The Diagram shows the graph of y=x^3-12x+17
A is the maximum point on the curve
C is the minimum point on the curve
The curve crosses the y axis at B

For the equation find dy/dx, y=x^3-12x+17 (DONE)

Heres the problem

find the gradient of the curve at B

now what am I supposed to do here?

this is what i tried but im not sure if its right

3x^2-12=17

make x the subject therefore giving

x=$$\sqrt{}29/3$$

so is that right or..?

Last edited: Sep 27, 2007
2. Sep 27, 2007

### dextercioby

For b) you need to find the value of the derivative at the point B. What are the coordinates of the point B ?

3. Sep 27, 2007

### tigerd12

im guessing the coordinates at point B are (0,17), but how does that help me in finding the gradient at that point

4. Sep 27, 2007

### HallsofIvy

Staff Emeritus
I presume you found that the derivative is 3x^2- 12. By why are you asserting that the derivative is 17? You are supposed to be finding the value of the derivative!

No, it's not right- you weren't even asked for a value of x!

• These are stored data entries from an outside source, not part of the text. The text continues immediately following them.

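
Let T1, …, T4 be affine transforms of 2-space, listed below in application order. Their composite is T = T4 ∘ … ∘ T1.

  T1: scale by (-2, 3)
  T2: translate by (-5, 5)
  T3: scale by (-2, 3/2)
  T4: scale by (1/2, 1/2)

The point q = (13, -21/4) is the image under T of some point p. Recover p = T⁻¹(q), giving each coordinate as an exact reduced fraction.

T1 = [-2 0 0; 0 3 0; 0 0 1]
T2·T1 = [-2 0 -5; 0 3 5; 0 0 1]
T3·…·T1 = [4 0 10; 0 9/2 15/2; 0 0 1]
T4·…·T1 = [2 0 5; 0 9/4 15/4; 0 0 1]
det M = 9/2; M⁻¹ = [1/2 0 -5/2; 0 4/9 -5/3; 0 0 1]
M⁻¹ · (13, -21/4)ᵀ = (4, -4)ᵀ

p = (4, -4)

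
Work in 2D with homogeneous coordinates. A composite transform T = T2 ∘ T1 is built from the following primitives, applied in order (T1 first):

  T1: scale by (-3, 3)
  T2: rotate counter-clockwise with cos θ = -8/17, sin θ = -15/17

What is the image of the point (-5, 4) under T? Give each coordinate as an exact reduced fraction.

T(p) = (60/17, -321/17)

T1 scale by (-3, 3): (-5, 4) → (15, 12)
T2 rotate counter-clockwise with cos θ = -8/17, sin θ = -15/17: (15, 12) → (60/17, -321/17)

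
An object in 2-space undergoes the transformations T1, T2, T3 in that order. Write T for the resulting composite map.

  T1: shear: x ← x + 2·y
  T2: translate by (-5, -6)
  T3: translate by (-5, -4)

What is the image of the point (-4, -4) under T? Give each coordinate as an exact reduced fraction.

T(p) = (-22, -14)

T1 shear: x ← x + 2·y: (-4, -4) → (-12, -4)
T2 translate by (-5, -6): (-12, -4) → (-17, -10)
T3 translate by (-5, -4): (-17, -10) → (-22, -14)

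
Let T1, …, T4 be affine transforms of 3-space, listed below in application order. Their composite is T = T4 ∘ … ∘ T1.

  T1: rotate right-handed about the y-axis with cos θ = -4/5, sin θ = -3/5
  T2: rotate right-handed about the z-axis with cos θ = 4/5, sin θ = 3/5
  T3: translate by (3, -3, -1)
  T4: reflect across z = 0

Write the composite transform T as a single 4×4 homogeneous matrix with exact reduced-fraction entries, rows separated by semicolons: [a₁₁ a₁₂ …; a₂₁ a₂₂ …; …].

T = [-16/25 -3/5 -12/25 3; -12/25 4/5 -9/25 -3; -3/5 0 4/5 1; 0 0 0 1]

T1 = [-4/5 0 -3/5 0; 0 1 0 0; 3/5 0 -4/5 0; 0 0 0 1]
T2·T1 = [-16/25 -3/5 -12/25 0; -12/25 4/5 -9/25 0; 3/5 0 -4/5 0; 0 0 0 1]
T3·…·T1 = [-16/25 -3/5 -12/25 3; -12/25 4/5 -9/25 -3; 3/5 0 -4/5 -1; 0 0 0 1]
T4·…·T1 = [-16/25 -3/5 -12/25 3; -12/25 4/5 -9/25 -3; -3/5 0 4/5 1; 0 0 0 1]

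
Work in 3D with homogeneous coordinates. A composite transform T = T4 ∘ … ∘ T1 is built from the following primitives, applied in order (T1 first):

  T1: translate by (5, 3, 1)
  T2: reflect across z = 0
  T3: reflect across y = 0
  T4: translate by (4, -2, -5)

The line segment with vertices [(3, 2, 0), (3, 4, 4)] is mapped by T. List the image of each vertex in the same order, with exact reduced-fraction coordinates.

T1 translate by (5, 3, 1): (3, 2, 0) → (8, 5, 1); (3, 4, 4) → (8, 7, 5)
T2 reflect across z = 0: (8, 5, 1) → (8, 5, -1); (8, 7, 5) → (8, 7, -5)
T3 reflect across y = 0: (8, 5, -1) → (8, -5, -1); (8, 7, -5) → (8, -7, -5)
T4 translate by (4, -2, -5): (8, -5, -1) → (12, -7, -6); (8, -7, -5) → (12, -9, -10)

image vertices: (12, -7, -6), (12, -9, -10)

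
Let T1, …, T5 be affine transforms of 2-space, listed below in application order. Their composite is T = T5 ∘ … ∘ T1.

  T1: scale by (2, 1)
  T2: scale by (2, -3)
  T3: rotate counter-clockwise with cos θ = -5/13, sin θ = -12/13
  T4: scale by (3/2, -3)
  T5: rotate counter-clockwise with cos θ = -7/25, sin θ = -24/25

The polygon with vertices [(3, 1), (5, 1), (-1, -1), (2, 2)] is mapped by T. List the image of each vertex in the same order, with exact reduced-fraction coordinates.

T1 scale by (2, 1): (3, 1) → (6, 1); (5, 1) → (10, 1); (-1, -1) → (-2, -1); (2, 2) → (4, 2)
T2 scale by (2, -3): (6, 1) → (12, -3); (10, 1) → (20, -3); (-2, -1) → (-4, 3); (4, 2) → (8, -6)
T3 rotate counter-clockwise with cos θ = -5/13, sin θ = -12/13: (12, -3) → (-96/13, -129/13); (20, -3) → (-136/13, -225/13); (-4, 3) → (56/13, 33/13); (8, -6) → (-112/13, -66/13)
T4 scale by (3/2, -3): (-96/13, -129/13) → (-144/13, 387/13); (-136/13, -225/13) → (-204/13, 675/13); (56/13, 33/13) → (84/13, -99/13); (-112/13, -66/13) → (-168/13, 198/13)
T5 rotate counter-clockwise with cos θ = -7/25, sin θ = -24/25: (-144/13, 387/13) → (792/25, 747/325); (-204/13, 675/13) → (1356/25, 171/325); (84/13, -99/13) → (-228/25, -1323/325); (-168/13, 198/13) → (456/25, 2646/325)

image vertices: (792/25, 747/325), (1356/25, 171/325), (-228/25, -1323/325), (456/25, 2646/325)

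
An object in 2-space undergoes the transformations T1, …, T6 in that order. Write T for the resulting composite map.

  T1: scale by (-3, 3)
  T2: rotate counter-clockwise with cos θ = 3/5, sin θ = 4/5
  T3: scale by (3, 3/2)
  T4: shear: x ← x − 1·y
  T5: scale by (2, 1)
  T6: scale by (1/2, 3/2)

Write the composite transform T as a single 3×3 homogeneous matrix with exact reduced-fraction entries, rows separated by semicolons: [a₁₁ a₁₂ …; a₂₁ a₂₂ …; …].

T1 = [-3 0 0; 0 3 0; 0 0 1]
T2·T1 = [-9/5 -12/5 0; -12/5 9/5 0; 0 0 1]
T3·…·T1 = [-27/5 -36/5 0; -18/5 27/10 0; 0 0 1]
T4·…·T1 = [-9/5 -99/10 0; -18/5 27/10 0; 0 0 1]
T5·…·T1 = [-18/5 -99/5 0; -18/5 27/10 0; 0 0 1]
T6·…·T1 = [-9/5 -99/10 0; -27/5 81/20 0; 0 0 1]

T = [-9/5 -99/10 0; -27/5 81/20 0; 0 0 1]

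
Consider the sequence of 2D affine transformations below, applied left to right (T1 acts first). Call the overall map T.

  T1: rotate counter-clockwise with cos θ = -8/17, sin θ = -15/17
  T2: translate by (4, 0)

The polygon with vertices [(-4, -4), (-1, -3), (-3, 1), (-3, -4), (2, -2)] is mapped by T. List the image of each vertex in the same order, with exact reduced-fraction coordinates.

T1 rotate counter-clockwise with cos θ = -8/17, sin θ = -15/17: (-4, -4) → (-28/17, 92/17); (-1, -3) → (-37/17, 39/17); (-3, 1) → (39/17, 37/17); (-3, -4) → (-36/17, 77/17); (2, -2) → (-46/17, -14/17)
T2 translate by (4, 0): (-28/17, 92/17) → (40/17, 92/17); (-37/17, 39/17) → (31/17, 39/17); (39/17, 37/17) → (107/17, 37/17); (-36/17, 77/17) → (32/17, 77/17); (-46/17, -14/17) → (22/17, -14/17)

image vertices: (40/17, 92/17), (31/17, 39/17), (107/17, 37/17), (32/17, 77/17), (22/17, -14/17)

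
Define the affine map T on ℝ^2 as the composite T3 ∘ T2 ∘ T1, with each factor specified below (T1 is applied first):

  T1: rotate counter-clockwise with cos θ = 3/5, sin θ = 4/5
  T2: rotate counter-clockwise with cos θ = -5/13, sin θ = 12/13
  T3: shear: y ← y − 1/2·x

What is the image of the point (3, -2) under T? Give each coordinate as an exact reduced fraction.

T1 rotate counter-clockwise with cos θ = 3/5, sin θ = 4/5: (3, -2) → (17/5, 6/5)
T2 rotate counter-clockwise with cos θ = -5/13, sin θ = 12/13: (17/5, 6/5) → (-157/65, 174/65)
T3 shear: y ← y − 1/2·x: (-157/65, 174/65) → (-157/65, 101/26)

T(p) = (-157/65, 101/26)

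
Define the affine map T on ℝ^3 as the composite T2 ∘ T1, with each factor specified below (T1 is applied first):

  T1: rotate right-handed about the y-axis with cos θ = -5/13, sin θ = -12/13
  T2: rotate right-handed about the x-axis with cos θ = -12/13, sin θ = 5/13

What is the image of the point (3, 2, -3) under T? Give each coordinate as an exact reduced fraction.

T1 rotate right-handed about the y-axis with cos θ = -5/13, sin θ = -12/13: (3, 2, -3) → (21/13, 2, 51/13)
T2 rotate right-handed about the x-axis with cos θ = -12/13, sin θ = 5/13: (21/13, 2, 51/13) → (21/13, -567/169, -482/169)

T(p) = (21/13, -567/169, -482/169)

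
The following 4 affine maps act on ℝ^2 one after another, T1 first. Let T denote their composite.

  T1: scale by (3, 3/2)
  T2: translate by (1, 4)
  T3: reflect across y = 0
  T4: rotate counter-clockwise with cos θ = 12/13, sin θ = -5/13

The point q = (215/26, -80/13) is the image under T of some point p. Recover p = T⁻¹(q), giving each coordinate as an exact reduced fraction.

T1 = [3 0 0; 0 3/2 0; 0 0 1]
T2·T1 = [3 0 1; 0 3/2 4; 0 0 1]
T3·…·T1 = [3 0 1; 0 -3/2 -4; 0 0 1]
T4·…·T1 = [36/13 -15/26 -8/13; -15/13 -18/13 -53/13; 0 0 1]
det M = -9/2; M⁻¹ = [4/13 -5/39 -1/3; -10/39 -8/13 -8/3; 0 0 1]
M⁻¹ · (215/26, -80/13)ᵀ = (3, -1)ᵀ

p = (3, -1)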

You know that f'(x)= 3x^2- 12. You are asked to find its value at point B. Of course, to do that you need to know what x is there. Saying the graph crosses the x-axis tells you that y= 0. Okay y= x^3- 12x+ 17= 0. Can you determine what x is from that?

5. Sep 27, 2007

### tigerd12

Sorry, I don't seem to be understand what you are saying. Do you want me to find the solutions of the equation x^3-12x+17?

6. Oct 13, 2007

### danni7070

Remember. The curve crosses y-axis at point B. So you know the y = 0 but you have to find the x-value for the point B:

In other words. B = (x,0)

Also, you know that f'(x) = 3x^2-12

Let f'(x) = 0 and then find a value for x. Then you have got point B! :)

7. Oct 13, 2007

### HallsofIvy

Staff Emeritus
Yes, that's exactly what I said! Then find the derivative at that value of x.

?? No, the curve is y= f(x), not y= f'(x).